Berlin - Nach der Polizei haben am Dienstagmorgen nun auch Mitarbeiter des Bezirksamtes einen Spätverkauf in der Brückenstraße unter die Lupe genommen. Es ist bereits der zweite Behördeneinsatz in kurzer Zeit in dem in der Berliner Partyszene bekannten Späti in Mitte. Weshalb die Amtsvertreter den eigentlich versiegelten Laden betraten, war zunächst unklar. Die Bezirksamtsmitarbeiter vor Ort wollten auf Nachfrage keine Auskunft geben.

Bereits der erste Einsatz hatte für wilde Diskussionen gesorgt. Denn die Polizei hatte zunächst davon gesprochen, dass sie einen zu einer Geheimtür umgebauten Kühlschrank gefunden hatte. Hinter diesem habe sich ein Club befunden. Dabei handelt es sich um den Club Melancholie 2, der in der Berliner Partyszene allerdings bekannt ist. Auch der „Gag mit dem Kühlschrank“ sei kein Geheimnis gewesen, hieß es kurz nach der Durchsuchung.

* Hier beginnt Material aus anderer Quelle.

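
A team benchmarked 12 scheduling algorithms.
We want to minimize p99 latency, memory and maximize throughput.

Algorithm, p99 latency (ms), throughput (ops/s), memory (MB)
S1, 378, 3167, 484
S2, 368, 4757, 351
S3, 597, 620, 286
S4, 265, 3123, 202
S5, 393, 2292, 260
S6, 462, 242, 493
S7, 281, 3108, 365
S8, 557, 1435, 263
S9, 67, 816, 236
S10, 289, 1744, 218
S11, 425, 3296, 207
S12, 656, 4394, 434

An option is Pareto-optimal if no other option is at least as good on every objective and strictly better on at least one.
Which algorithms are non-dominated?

S2, S4, S9, S11

S1: dominated by S2 (p99 latency 368≤378, throughput 4757≥3167, memory 351≤484).
S2: not dominated (best throughput).
S3: dominated by S4 (p99 latency 265≤597, throughput 3123≥620, memory 202≤286).
S4: not dominated (best memory).
S5: dominated by S4 (p99 latency 265≤393, throughput 3123≥2292, memory 202≤260).
S6: dominated by S1 (p99 latency 378≤462, throughput 3167≥242, memory 484≤493).
S7: dominated by S4 (p99 latency 265≤281, throughput 3123≥3108, memory 202≤365).
S8: dominated by S4 (p99 latency 265≤557, throughput 3123≥1435, memory 202≤263).
S9: not dominated (best p99 latency).
S10: dominated by S4 (p99 latency 265≤289, throughput 3123≥1744, memory 202≤218).
S11: not dominated.
S12: dominated by S2 (p99 latency 368≤656, throughput 4757≥4394, memory 351≤434).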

Aufgrund der lebhaften Diskussion im Netz teilte die Polizei via Facebook am Montag mit: „Nach Aussage des Bezirksamtes Mitte handelte es sich bei den Räumlichkeiten hinter der Kühlschranktür um einen „echten“, ehemaligen Club. Bei der Vielfalt und den kreativen Formen der Berliner Clubszene zeigt dies: Man kann sie einfach nicht alle kennen.“

Foto: Eric Richard
Diese Drogenutensilien liegen im Schaufenster des Spätis.

Allerdings hätten die Ermittler vom Betäubungsmittelkommissariat auf interne Nachfrage bestätigt: „Bei der Durchsuchung wurden an diversen Orten im Späti und in den ehemaligen Clubräumen betäubungsmittelsuspekte Substanzen gefunden. Anders als hier in den Kommentaren und an anderen Stellen behauptet, wurden Beweismittel selbstverständlich beschlagnahmt und werden nun im Laufe der kriminaltechnischen Untersuchung analysiert“.

Von Seiten des Clubs hatte es dazu geheißen, Polizei und Ordnungsamt hätten lediglich „ein paar Stummel in den Aschenbechern, in denen möglicherweise auch etwas anderes als Tabak war“ gefunden.